Although the long-term impact of the "Big and Beautiful" act may push U.S. debt towards a cliff, in the short term, the act permanently extends the personal income tax and estate tax cuts from the "Tax Cuts and Jobs Act." It also increases the standard deduction for single taxpayers by $1,000 and for married couples by $2,000 (until 2028), and exempts taxes on tips, overtime pay, and some auto loan interest. These measures can increase residents' income, stimulate consumption, and boost the stock market in the short term, with effects comparable to directly distributing cash.
In addition to fiscal expansion, adjustments to the Supplementary Leverage Ratio (SLR) in the banking system could be another potential major positive factor. On June 25, 2025, the Federal Reserve released a draft proposal for the revised SLR rules, considering reducing the requirement for large banks (eSLR) from 5% to 3.5% and possibly excluding low-risk assets such as U.S. Treasuries and central bank deposits from the leverage ratio calculation.
According to Treasury Secretary Besant's forecast, the SLR adjustment will be completed in the summer (June-August), and it is expected to release about $2 trillion in balance sheet space for large U.S. banks and lower long-term U.S. Treasury yields by 30-50 basis points.

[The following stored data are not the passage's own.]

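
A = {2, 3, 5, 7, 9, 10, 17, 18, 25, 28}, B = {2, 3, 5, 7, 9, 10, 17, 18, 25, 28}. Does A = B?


Two sets are equal iff they have exactly the same elements.
A = {2, 3, 5, 7, 9, 10, 17, 18, 25, 28}
B = {2, 3, 5, 7, 9, 10, 17, 18, 25, 28}
Same elements → A = B

Yes, A = B


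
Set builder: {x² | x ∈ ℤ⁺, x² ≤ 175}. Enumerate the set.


Checking each candidate:
Condition: positive perfect squares ≤ 175
Result = {1, 4, 9, 16, 25, 36, 49, 64, 81, 100, 121, 144, 169}

{1, 4, 9, 16, 25, 36, 49, 64, 81, 100, 121, 144, 169}


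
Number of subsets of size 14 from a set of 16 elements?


C(n,k) = n! / (k!(n-k)!)
C(16,14) = 16! / (14!2!)
= 120

C(16,14) = 120


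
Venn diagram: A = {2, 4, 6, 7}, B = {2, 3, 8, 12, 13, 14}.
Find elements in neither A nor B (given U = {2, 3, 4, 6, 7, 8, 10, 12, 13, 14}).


A = {2, 4, 6, 7}
B = {2, 3, 8, 12, 13, 14}
Region: in neither A nor B (given U = {2, 3, 4, 6, 7, 8, 10, 12, 13, 14})
Elements: {10}

Elements in neither A nor B (given U = {2, 3, 4, 6, 7, 8, 10, 12, 13, 14}): {10}


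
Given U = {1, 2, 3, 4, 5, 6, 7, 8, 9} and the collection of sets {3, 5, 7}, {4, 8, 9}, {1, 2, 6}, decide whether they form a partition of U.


A partition requires: (1) non-empty parts, (2) pairwise disjoint, (3) union = U
Parts: {3, 5, 7}, {4, 8, 9}, {1, 2, 6}
Union of parts: {1, 2, 3, 4, 5, 6, 7, 8, 9}
U = {1, 2, 3, 4, 5, 6, 7, 8, 9}
All non-empty? True
Pairwise disjoint? True
Covers U? True

Yes, valid partition


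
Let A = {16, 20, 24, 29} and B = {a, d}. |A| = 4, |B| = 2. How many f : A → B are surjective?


n = |A| = 4, k = |B| = 2. Surjections via inclusion-exclusion:
S(n,k) = Σ(-1)^i × C(k,i) × (k-i)^n, i=0 to k
i=0: (-1)^0×C(2,0)×2^4 = 16
i=1: (-1)^1×C(2,1)×1^4 = -2
i=2: (-1)^2×C(2,2)×0^4 = 0
Total = 14

Number of surjections = 14


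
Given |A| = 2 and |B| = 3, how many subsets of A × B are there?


A relation from A to B is any subset of A × B.
|A × B| = 2 × 3 = 6
# relations = 2^|A × B| = 2^6 = 64

Number of relations = 64


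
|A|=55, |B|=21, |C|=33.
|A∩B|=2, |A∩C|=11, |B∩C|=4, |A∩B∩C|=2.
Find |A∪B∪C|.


|A∪B∪C| = |A|+|B|+|C| - |A∩B|-|A∩C|-|B∩C| + |A∩B∩C|
= 55+21+33 - 2-11-4 + 2
= 109 - 17 + 2
= 94

|A ∪ B ∪ C| = 94


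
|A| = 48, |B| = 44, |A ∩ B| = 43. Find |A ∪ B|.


|A ∪ B| = |A| + |B| - |A ∩ B|
= 48 + 44 - 43
= 49

|A ∪ B| = 49


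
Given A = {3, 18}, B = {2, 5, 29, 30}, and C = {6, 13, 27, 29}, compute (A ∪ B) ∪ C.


A ∪ B = {2, 3, 5, 18, 29, 30}
(A ∪ B) ∪ C = {2, 3, 5, 6, 13, 18, 27, 29, 30}

A ∪ B ∪ C = {2, 3, 5, 6, 13, 18, 27, 29, 30}


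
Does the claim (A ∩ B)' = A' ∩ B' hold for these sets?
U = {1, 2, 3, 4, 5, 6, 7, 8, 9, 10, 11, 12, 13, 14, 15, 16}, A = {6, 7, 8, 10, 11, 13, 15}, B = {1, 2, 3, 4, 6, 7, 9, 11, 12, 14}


LHS: A ∩ B = {6, 7, 11}
(A ∩ B)' = U \ (A ∩ B) = {1, 2, 3, 4, 5, 8, 9, 10, 12, 13, 14, 15, 16}
A' = {1, 2, 3, 4, 5, 9, 12, 14, 16}, B' = {5, 8, 10, 13, 15, 16}
Claimed RHS: A' ∩ B' = {5, 16}
Identity is INVALID: LHS = {1, 2, 3, 4, 5, 8, 9, 10, 12, 13, 14, 15, 16} but the RHS claimed here equals {5, 16}. The correct form is (A ∩ B)' = A' ∪ B'.

Identity is invalid: (A ∩ B)' = {1, 2, 3, 4, 5, 8, 9, 10, 12, 13, 14, 15, 16} but A' ∩ B' = {5, 16}. The correct De Morgan law is (A ∩ B)' = A' ∪ B'.


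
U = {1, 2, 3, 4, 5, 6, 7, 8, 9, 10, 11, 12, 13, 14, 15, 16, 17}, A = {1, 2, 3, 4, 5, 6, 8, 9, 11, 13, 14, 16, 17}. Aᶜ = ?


Aᶜ = U \ A = elements in U but not in A
U = {1, 2, 3, 4, 5, 6, 7, 8, 9, 10, 11, 12, 13, 14, 15, 16, 17}
A = {1, 2, 3, 4, 5, 6, 8, 9, 11, 13, 14, 16, 17}
Aᶜ = {7, 10, 12, 15}

Aᶜ = {7, 10, 12, 15}


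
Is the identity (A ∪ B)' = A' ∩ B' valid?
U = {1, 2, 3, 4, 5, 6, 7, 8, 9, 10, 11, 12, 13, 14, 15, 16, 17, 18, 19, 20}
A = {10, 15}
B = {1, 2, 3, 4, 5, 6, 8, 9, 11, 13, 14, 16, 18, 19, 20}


LHS: A ∪ B = {1, 2, 3, 4, 5, 6, 8, 9, 10, 11, 13, 14, 15, 16, 18, 19, 20}
(A ∪ B)' = U \ (A ∪ B) = {7, 12, 17}
A' = {1, 2, 3, 4, 5, 6, 7, 8, 9, 11, 12, 13, 14, 16, 17, 18, 19, 20}, B' = {7, 10, 12, 15, 17}
Claimed RHS: A' ∩ B' = {7, 12, 17}
Identity is VALID: LHS = RHS = {7, 12, 17} ✓

Identity is valid. (A ∪ B)' = A' ∩ B' = {7, 12, 17}


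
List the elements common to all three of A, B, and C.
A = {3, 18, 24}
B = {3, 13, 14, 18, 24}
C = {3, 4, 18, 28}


A ∩ B = {3, 18, 24}
(A ∩ B) ∩ C = {3, 18}

A ∩ B ∩ C = {3, 18}


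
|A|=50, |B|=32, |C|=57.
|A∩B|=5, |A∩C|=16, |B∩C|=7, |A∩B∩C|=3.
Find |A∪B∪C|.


|A∪B∪C| = |A|+|B|+|C| - |A∩B|-|A∩C|-|B∩C| + |A∩B∩C|
= 50+32+57 - 5-16-7 + 3
= 139 - 28 + 3
= 114

|A ∪ B ∪ C| = 114


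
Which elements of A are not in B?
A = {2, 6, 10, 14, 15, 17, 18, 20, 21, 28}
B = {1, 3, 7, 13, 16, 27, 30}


A \ B = elements in A but not in B
A = {2, 6, 10, 14, 15, 17, 18, 20, 21, 28}
B = {1, 3, 7, 13, 16, 27, 30}
Remove from A any elements in B
A \ B = {2, 6, 10, 14, 15, 17, 18, 20, 21, 28}

A \ B = {2, 6, 10, 14, 15, 17, 18, 20, 21, 28}


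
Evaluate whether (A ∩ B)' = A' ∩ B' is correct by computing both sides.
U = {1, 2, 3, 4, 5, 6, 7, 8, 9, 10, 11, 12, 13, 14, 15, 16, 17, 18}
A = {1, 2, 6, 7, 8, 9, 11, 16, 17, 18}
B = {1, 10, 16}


LHS: A ∩ B = {1, 16}
(A ∩ B)' = U \ (A ∩ B) = {2, 3, 4, 5, 6, 7, 8, 9, 10, 11, 12, 13, 14, 15, 17, 18}
A' = {3, 4, 5, 10, 12, 13, 14, 15}, B' = {2, 3, 4, 5, 6, 7, 8, 9, 11, 12, 13, 14, 15, 17, 18}
Claimed RHS: A' ∩ B' = {3, 4, 5, 12, 13, 14, 15}
Identity is INVALID: LHS = {2, 3, 4, 5, 6, 7, 8, 9, 10, 11, 12, 13, 14, 15, 17, 18} but the RHS claimed here equals {3, 4, 5, 12, 13, 14, 15}. The correct form is (A ∩ B)' = A' ∪ B'.

Identity is invalid: (A ∩ B)' = {2, 3, 4, 5, 6, 7, 8, 9, 10, 11, 12, 13, 14, 15, 17, 18} but A' ∩ B' = {3, 4, 5, 12, 13, 14, 15}. The correct De Morgan law is (A ∩ B)' = A' ∪ B'.


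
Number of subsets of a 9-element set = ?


Number of subsets = 2^n
= 2^9
= 512

|P(A)| = 512


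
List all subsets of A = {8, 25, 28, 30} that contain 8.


A subset of A contains 8 iff the remaining 3 elements form any subset of A \ {8}.
Count: 2^(n-1) = 2^3 = 8
Subsets containing 8: {8}, {8, 25}, {8, 28}, {8, 30}, {8, 25, 28}, {8, 25, 30}, {8, 28, 30}, {8, 25, 28, 30}

Subsets containing 8 (8 total): {8}, {8, 25}, {8, 28}, {8, 30}, {8, 25, 28}, {8, 25, 30}, {8, 28, 30}, {8, 25, 28, 30}


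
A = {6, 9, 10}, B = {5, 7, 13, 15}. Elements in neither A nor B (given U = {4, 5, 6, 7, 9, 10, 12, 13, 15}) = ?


A = {6, 9, 10}
B = {5, 7, 13, 15}
Region: in neither A nor B (given U = {4, 5, 6, 7, 9, 10, 12, 13, 15})
Elements: {4, 12}

Elements in neither A nor B (given U = {4, 5, 6, 7, 9, 10, 12, 13, 15}): {4, 12}


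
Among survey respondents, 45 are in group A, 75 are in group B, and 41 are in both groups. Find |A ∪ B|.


|A ∪ B| = |A| + |B| - |A ∩ B|
= 45 + 75 - 41
= 79

|A ∪ B| = 79


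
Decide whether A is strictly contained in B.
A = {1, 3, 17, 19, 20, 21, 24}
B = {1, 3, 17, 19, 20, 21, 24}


A ⊂ B requires: A ⊆ B AND A ≠ B.
A ⊆ B? Yes
A = B? Yes
A = B, so A is not a PROPER subset.

No, A is not a proper subset of B


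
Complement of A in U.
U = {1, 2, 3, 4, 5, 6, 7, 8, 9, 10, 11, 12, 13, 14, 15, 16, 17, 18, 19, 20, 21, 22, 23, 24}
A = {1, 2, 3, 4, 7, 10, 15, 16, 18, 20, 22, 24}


Aᶜ = U \ A = elements in U but not in A
U = {1, 2, 3, 4, 5, 6, 7, 8, 9, 10, 11, 12, 13, 14, 15, 16, 17, 18, 19, 20, 21, 22, 23, 24}
A = {1, 2, 3, 4, 7, 10, 15, 16, 18, 20, 22, 24}
Aᶜ = {5, 6, 8, 9, 11, 12, 13, 14, 17, 19, 21, 23}

Aᶜ = {5, 6, 8, 9, 11, 12, 13, 14, 17, 19, 21, 23}


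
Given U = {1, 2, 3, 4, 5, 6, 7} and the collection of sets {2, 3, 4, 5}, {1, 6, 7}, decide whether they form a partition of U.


A partition requires: (1) non-empty parts, (2) pairwise disjoint, (3) union = U
Parts: {2, 3, 4, 5}, {1, 6, 7}
Union of parts: {1, 2, 3, 4, 5, 6, 7}
U = {1, 2, 3, 4, 5, 6, 7}
All non-empty? True
Pairwise disjoint? True
Covers U? True

Yes, valid partition


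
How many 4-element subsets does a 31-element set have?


C(n,k) = n! / (k!(n-k)!)
C(31,4) = 31! / (4!27!)
= 31465

C(31,4) = 31465


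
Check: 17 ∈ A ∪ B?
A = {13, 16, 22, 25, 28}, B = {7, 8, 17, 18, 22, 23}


A = {13, 16, 22, 25, 28}, B = {7, 8, 17, 18, 22, 23}
A ∪ B = all elements in A or B
A ∪ B = {7, 8, 13, 16, 17, 18, 22, 23, 25, 28}
Checking if 17 ∈ A ∪ B
17 is in A ∪ B → True

17 ∈ A ∪ B


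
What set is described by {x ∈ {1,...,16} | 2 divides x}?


Checking each candidate:
Condition: multiples of 2 in {1,...,16}
Result = {2, 4, 6, 8, 10, 12, 14, 16}

{2, 4, 6, 8, 10, 12, 14, 16}


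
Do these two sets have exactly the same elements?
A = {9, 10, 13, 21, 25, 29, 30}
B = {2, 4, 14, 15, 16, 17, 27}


Two sets are equal iff they have exactly the same elements.
A = {9, 10, 13, 21, 25, 29, 30}
B = {2, 4, 14, 15, 16, 17, 27}
Differences: {2, 4, 9, 10, 13, 14, 15, 16, 17, 21, 25, 27, 29, 30}
A ≠ B

No, A ≠ B


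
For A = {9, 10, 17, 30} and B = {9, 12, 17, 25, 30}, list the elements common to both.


A ∩ B = elements in both A and B
A = {9, 10, 17, 30}
B = {9, 12, 17, 25, 30}
A ∩ B = {9, 17, 30}

A ∩ B = {9, 17, 30}


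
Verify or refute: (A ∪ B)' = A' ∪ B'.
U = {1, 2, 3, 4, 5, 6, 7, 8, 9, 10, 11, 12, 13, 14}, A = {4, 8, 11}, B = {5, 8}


LHS: A ∪ B = {4, 5, 8, 11}
(A ∪ B)' = U \ (A ∪ B) = {1, 2, 3, 6, 7, 9, 10, 12, 13, 14}
A' = {1, 2, 3, 5, 6, 7, 9, 10, 12, 13, 14}, B' = {1, 2, 3, 4, 6, 7, 9, 10, 11, 12, 13, 14}
Claimed RHS: A' ∪ B' = {1, 2, 3, 4, 5, 6, 7, 9, 10, 11, 12, 13, 14}
Identity is INVALID: LHS = {1, 2, 3, 6, 7, 9, 10, 12, 13, 14} but the RHS claimed here equals {1, 2, 3, 4, 5, 6, 7, 9, 10, 11, 12, 13, 14}. The correct form is (A ∪ B)' = A' ∩ B'.

Identity is invalid: (A ∪ B)' = {1, 2, 3, 6, 7, 9, 10, 12, 13, 14} but A' ∪ B' = {1, 2, 3, 4, 5, 6, 7, 9, 10, 11, 12, 13, 14}. The correct De Morgan law is (A ∪ B)' = A' ∩ B'.


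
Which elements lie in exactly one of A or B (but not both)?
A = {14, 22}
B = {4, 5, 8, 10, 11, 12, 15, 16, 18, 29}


A △ B = (A \ B) ∪ (B \ A) = elements in exactly one of A or B
A \ B = {14, 22}
B \ A = {4, 5, 8, 10, 11, 12, 15, 16, 18, 29}
A △ B = {4, 5, 8, 10, 11, 12, 14, 15, 16, 18, 22, 29}

A △ B = {4, 5, 8, 10, 11, 12, 14, 15, 16, 18, 22, 29}


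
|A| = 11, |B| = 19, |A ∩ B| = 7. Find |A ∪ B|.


|A ∪ B| = |A| + |B| - |A ∩ B|
= 11 + 19 - 7
= 23

|A ∪ B| = 23


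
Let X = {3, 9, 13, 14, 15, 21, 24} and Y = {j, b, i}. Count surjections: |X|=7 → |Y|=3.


n = |X| = 7, k = |Y| = 3. Surjections via inclusion-exclusion:
S(n,k) = Σ(-1)^i × C(k,i) × (k-i)^n, i=0 to k
i=0: (-1)^0×C(3,0)×3^7 = 2187
i=1: (-1)^1×C(3,1)×2^7 = -384
i=2: (-1)^2×C(3,2)×1^7 = 3
i=3: (-1)^3×C(3,3)×0^7 = 0
Total = 1806

Number of surjections = 1806


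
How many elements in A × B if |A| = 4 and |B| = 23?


|A × B| = |A| × |B|
= 4 × 23
= 92

|A × B| = 92


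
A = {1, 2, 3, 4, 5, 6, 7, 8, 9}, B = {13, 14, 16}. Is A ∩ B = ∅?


Disjoint means A ∩ B = ∅.
A ∩ B = ∅
A ∩ B = ∅, so A and B are disjoint.

Yes, A and B are disjoint


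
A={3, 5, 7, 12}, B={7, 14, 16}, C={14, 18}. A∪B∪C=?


A ∪ B = {3, 5, 7, 12, 14, 16}
(A ∪ B) ∪ C = {3, 5, 7, 12, 14, 16, 18}

A ∪ B ∪ C = {3, 5, 7, 12, 14, 16, 18}


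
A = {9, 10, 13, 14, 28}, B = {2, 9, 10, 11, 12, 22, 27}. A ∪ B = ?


A ∪ B = all elements in A or B (or both)
A = {9, 10, 13, 14, 28}
B = {2, 9, 10, 11, 12, 22, 27}
A ∪ B = {2, 9, 10, 11, 12, 13, 14, 22, 27, 28}

A ∪ B = {2, 9, 10, 11, 12, 13, 14, 22, 27, 28}


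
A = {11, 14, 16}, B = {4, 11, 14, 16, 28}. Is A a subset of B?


A ⊆ B means every element of A is in B.
All elements of A are in B.
So A ⊆ B.

Yes, A ⊆ B


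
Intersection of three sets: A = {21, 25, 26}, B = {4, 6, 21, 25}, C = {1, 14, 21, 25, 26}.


A ∩ B = {21, 25}
(A ∩ B) ∩ C = {21, 25}

A ∩ B ∩ C = {21, 25}


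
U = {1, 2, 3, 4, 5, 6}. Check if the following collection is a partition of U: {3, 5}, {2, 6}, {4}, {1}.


A partition requires: (1) non-empty parts, (2) pairwise disjoint, (3) union = U
Parts: {3, 5}, {2, 6}, {4}, {1}
Union of parts: {1, 2, 3, 4, 5, 6}
U = {1, 2, 3, 4, 5, 6}
All non-empty? True
Pairwise disjoint? True
Covers U? True

Yes, valid partition


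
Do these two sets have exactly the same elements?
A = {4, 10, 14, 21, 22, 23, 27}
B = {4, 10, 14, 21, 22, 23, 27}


Two sets are equal iff they have exactly the same elements.
A = {4, 10, 14, 21, 22, 23, 27}
B = {4, 10, 14, 21, 22, 23, 27}
Same elements → A = B

Yes, A = B


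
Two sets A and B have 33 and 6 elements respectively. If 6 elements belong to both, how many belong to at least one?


|A ∪ B| = |A| + |B| - |A ∩ B|
= 33 + 6 - 6
= 33

|A ∪ B| = 33


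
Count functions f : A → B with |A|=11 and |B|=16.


Each of |A| = 11 inputs maps to any of |B| = 16 outputs.
# functions = |B|^|A| = 16^11
= 17592186044416

Number of functions = 17592186044416


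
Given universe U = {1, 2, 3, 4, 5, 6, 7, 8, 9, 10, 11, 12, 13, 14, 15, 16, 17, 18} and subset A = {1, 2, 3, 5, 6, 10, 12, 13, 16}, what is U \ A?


Aᶜ = U \ A = elements in U but not in A
U = {1, 2, 3, 4, 5, 6, 7, 8, 9, 10, 11, 12, 13, 14, 15, 16, 17, 18}
A = {1, 2, 3, 5, 6, 10, 12, 13, 16}
Aᶜ = {4, 7, 8, 9, 11, 14, 15, 17, 18}

Aᶜ = {4, 7, 8, 9, 11, 14, 15, 17, 18}


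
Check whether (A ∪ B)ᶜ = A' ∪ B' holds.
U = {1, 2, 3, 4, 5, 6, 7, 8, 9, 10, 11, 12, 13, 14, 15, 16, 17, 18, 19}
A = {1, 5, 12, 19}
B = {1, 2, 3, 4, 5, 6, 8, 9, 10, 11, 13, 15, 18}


LHS: A ∪ B = {1, 2, 3, 4, 5, 6, 8, 9, 10, 11, 12, 13, 15, 18, 19}
(A ∪ B)' = U \ (A ∪ B) = {7, 14, 16, 17}
A' = {2, 3, 4, 6, 7, 8, 9, 10, 11, 13, 14, 15, 16, 17, 18}, B' = {7, 12, 14, 16, 17, 19}
Claimed RHS: A' ∪ B' = {2, 3, 4, 6, 7, 8, 9, 10, 11, 12, 13, 14, 15, 16, 17, 18, 19}
Identity is INVALID: LHS = {7, 14, 16, 17} but the RHS claimed here equals {2, 3, 4, 6, 7, 8, 9, 10, 11, 12, 13, 14, 15, 16, 17, 18, 19}. The correct form is (A ∪ B)' = A' ∩ B'.

Identity is invalid: (A ∪ B)' = {7, 14, 16, 17} but A' ∪ B' = {2, 3, 4, 6, 7, 8, 9, 10, 11, 12, 13, 14, 15, 16, 17, 18, 19}. The correct De Morgan law is (A ∪ B)' = A' ∩ B'.


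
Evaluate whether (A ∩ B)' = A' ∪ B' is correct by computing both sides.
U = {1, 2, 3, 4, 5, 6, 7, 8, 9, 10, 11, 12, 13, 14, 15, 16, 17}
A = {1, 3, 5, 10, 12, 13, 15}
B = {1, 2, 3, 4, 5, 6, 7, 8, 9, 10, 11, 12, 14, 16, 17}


LHS: A ∩ B = {1, 3, 5, 10, 12}
(A ∩ B)' = U \ (A ∩ B) = {2, 4, 6, 7, 8, 9, 11, 13, 14, 15, 16, 17}
A' = {2, 4, 6, 7, 8, 9, 11, 14, 16, 17}, B' = {13, 15}
Claimed RHS: A' ∪ B' = {2, 4, 6, 7, 8, 9, 11, 13, 14, 15, 16, 17}
Identity is VALID: LHS = RHS = {2, 4, 6, 7, 8, 9, 11, 13, 14, 15, 16, 17} ✓

Identity is valid. (A ∩ B)' = A' ∪ B' = {2, 4, 6, 7, 8, 9, 11, 13, 14, 15, 16, 17}


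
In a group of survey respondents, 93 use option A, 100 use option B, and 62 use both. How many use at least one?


|A ∪ B| = |A| + |B| - |A ∩ B|
= 93 + 100 - 62
= 131

|A ∪ B| = 131


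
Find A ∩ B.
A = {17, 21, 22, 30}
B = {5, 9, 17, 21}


A ∩ B = elements in both A and B
A = {17, 21, 22, 30}
B = {5, 9, 17, 21}
A ∩ B = {17, 21}

A ∩ B = {17, 21}


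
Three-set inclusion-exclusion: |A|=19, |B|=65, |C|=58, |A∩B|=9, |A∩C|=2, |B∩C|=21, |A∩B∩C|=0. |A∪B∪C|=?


|A∪B∪C| = |A|+|B|+|C| - |A∩B|-|A∩C|-|B∩C| + |A∩B∩C|
= 19+65+58 - 9-2-21 + 0
= 142 - 32 + 0
= 110

|A ∪ B ∪ C| = 110


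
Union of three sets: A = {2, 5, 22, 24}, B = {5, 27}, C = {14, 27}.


A ∪ B = {2, 5, 22, 24, 27}
(A ∪ B) ∪ C = {2, 5, 14, 22, 24, 27}

A ∪ B ∪ C = {2, 5, 14, 22, 24, 27}


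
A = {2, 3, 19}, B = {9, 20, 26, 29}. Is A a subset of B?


A ⊆ B means every element of A is in B.
Elements in A not in B: {2, 3, 19}
So A ⊄ B.

No, A ⊄ B


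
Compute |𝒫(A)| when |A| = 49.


Number of subsets = 2^n
= 2^49
= 562949953421312

|P(A)| = 562949953421312


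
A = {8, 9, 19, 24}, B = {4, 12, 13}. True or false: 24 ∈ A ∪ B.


A = {8, 9, 19, 24}, B = {4, 12, 13}
A ∪ B = all elements in A or B
A ∪ B = {4, 8, 9, 12, 13, 19, 24}
Checking if 24 ∈ A ∪ B
24 is in A ∪ B → True

24 ∈ A ∪ B


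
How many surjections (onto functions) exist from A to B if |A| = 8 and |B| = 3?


n = |A| = 8, k = |B| = 3. Surjections via inclusion-exclusion:
S(n,k) = Σ(-1)^i × C(k,i) × (k-i)^n, i=0 to k
i=0: (-1)^0×C(3,0)×3^8 = 6561
i=1: (-1)^1×C(3,1)×2^8 = -768
i=2: (-1)^2×C(3,2)×1^8 = 3
i=3: (-1)^3×C(3,3)×0^8 = 0
Total = 5796

Number of surjections = 5796


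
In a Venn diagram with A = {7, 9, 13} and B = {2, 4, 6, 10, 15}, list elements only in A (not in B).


A = {7, 9, 13}
B = {2, 4, 6, 10, 15}
Region: only in A (not in B)
Elements: {7, 9, 13}

Elements only in A (not in B): {7, 9, 13}


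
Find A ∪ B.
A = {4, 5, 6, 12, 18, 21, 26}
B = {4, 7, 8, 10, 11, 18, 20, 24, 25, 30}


A ∪ B = all elements in A or B (or both)
A = {4, 5, 6, 12, 18, 21, 26}
B = {4, 7, 8, 10, 11, 18, 20, 24, 25, 30}
A ∪ B = {4, 5, 6, 7, 8, 10, 11, 12, 18, 20, 21, 24, 25, 26, 30}

A ∪ B = {4, 5, 6, 7, 8, 10, 11, 12, 18, 20, 21, 24, 25, 26, 30}


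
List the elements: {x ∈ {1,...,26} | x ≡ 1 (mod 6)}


Checking each candidate:
Condition: x in {1,...,26} with x ≡ 1 (mod 6)
Result = {1, 7, 13, 19, 25}

{1, 7, 13, 19, 25}


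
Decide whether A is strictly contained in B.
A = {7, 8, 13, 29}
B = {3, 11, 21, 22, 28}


A ⊂ B requires: A ⊆ B AND A ≠ B.
A ⊆ B? No
A ⊄ B, so A is not a proper subset.

No, A is not a proper subset of B


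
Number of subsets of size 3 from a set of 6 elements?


C(n,k) = n! / (k!(n-k)!)
C(6,3) = 6! / (3!3!)
= 20

C(6,3) = 20


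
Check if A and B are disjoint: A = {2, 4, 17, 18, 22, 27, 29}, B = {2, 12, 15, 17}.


Disjoint means A ∩ B = ∅.
A ∩ B = {2, 17}
A ∩ B ≠ ∅, so A and B are NOT disjoint.

No, A and B are not disjoint (A ∩ B = {2, 17})


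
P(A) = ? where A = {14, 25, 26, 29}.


|A| = 4, so |P(A)| = 2^4 = 16
Enumerate subsets by cardinality (0 to 4):
∅, {14}, {25}, {26}, {29}, {14, 25}, {14, 26}, {14, 29}, {25, 26}, {25, 29}, {26, 29}, {14, 25, 26}, {14, 25, 29}, {14, 26, 29}, {25, 26, 29}, {14, 25, 26, 29}

P(A) has 16 subsets: ∅, {14}, {25}, {26}, {29}, {14, 25}, {14, 26}, {14, 29}, {25, 26}, {25, 29}, {26, 29}, {14, 25, 26}, {14, 25, 29}, {14, 26, 29}, {25, 26, 29}, {14, 25, 26, 29}


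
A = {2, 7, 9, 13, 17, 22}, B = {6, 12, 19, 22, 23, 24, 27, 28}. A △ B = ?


A △ B = (A \ B) ∪ (B \ A) = elements in exactly one of A or B
A \ B = {2, 7, 9, 13, 17}
B \ A = {6, 12, 19, 23, 24, 27, 28}
A △ B = {2, 6, 7, 9, 12, 13, 17, 19, 23, 24, 27, 28}

A △ B = {2, 6, 7, 9, 12, 13, 17, 19, 23, 24, 27, 28}


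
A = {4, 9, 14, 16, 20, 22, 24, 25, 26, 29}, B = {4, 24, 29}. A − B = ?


A \ B = elements in A but not in B
A = {4, 9, 14, 16, 20, 22, 24, 25, 26, 29}
B = {4, 24, 29}
Remove from A any elements in B
A \ B = {9, 14, 16, 20, 22, 25, 26}

A \ B = {9, 14, 16, 20, 22, 25, 26}


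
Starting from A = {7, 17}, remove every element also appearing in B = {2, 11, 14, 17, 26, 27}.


A \ B = elements in A but not in B
A = {7, 17}
B = {2, 11, 14, 17, 26, 27}
Remove from A any elements in B
A \ B = {7}

A \ B = {7}


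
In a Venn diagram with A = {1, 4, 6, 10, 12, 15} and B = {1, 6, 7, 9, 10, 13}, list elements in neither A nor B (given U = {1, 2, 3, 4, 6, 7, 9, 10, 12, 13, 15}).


A = {1, 4, 6, 10, 12, 15}
B = {1, 6, 7, 9, 10, 13}
Region: in neither A nor B (given U = {1, 2, 3, 4, 6, 7, 9, 10, 12, 13, 15})
Elements: {2, 3}

Elements in neither A nor B (given U = {1, 2, 3, 4, 6, 7, 9, 10, 12, 13, 15}): {2, 3}


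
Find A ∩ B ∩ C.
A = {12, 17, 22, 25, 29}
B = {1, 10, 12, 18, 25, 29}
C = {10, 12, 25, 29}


A ∩ B = {12, 25, 29}
(A ∩ B) ∩ C = {12, 25, 29}

A ∩ B ∩ C = {12, 25, 29}


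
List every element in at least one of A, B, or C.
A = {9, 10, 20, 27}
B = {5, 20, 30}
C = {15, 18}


A ∪ B = {5, 9, 10, 20, 27, 30}
(A ∪ B) ∪ C = {5, 9, 10, 15, 18, 20, 27, 30}

A ∪ B ∪ C = {5, 9, 10, 15, 18, 20, 27, 30}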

The current macroeconomic policy mix in the U.S. is very clear: The new debt from the "Big and Beautiful Act" will be jointly absorbed by the banking system (through SLR adjustments) and the "GENIUS Stablecoin Act" (which mainly digests short-term debt), while the Federal Reserve's interest rate cuts provide basic liquidity support.
This policy loop is expected to run smoothly in the short term and is likely to continue supporting the strength of risky assets such as U.S. stocks and Bitcoin.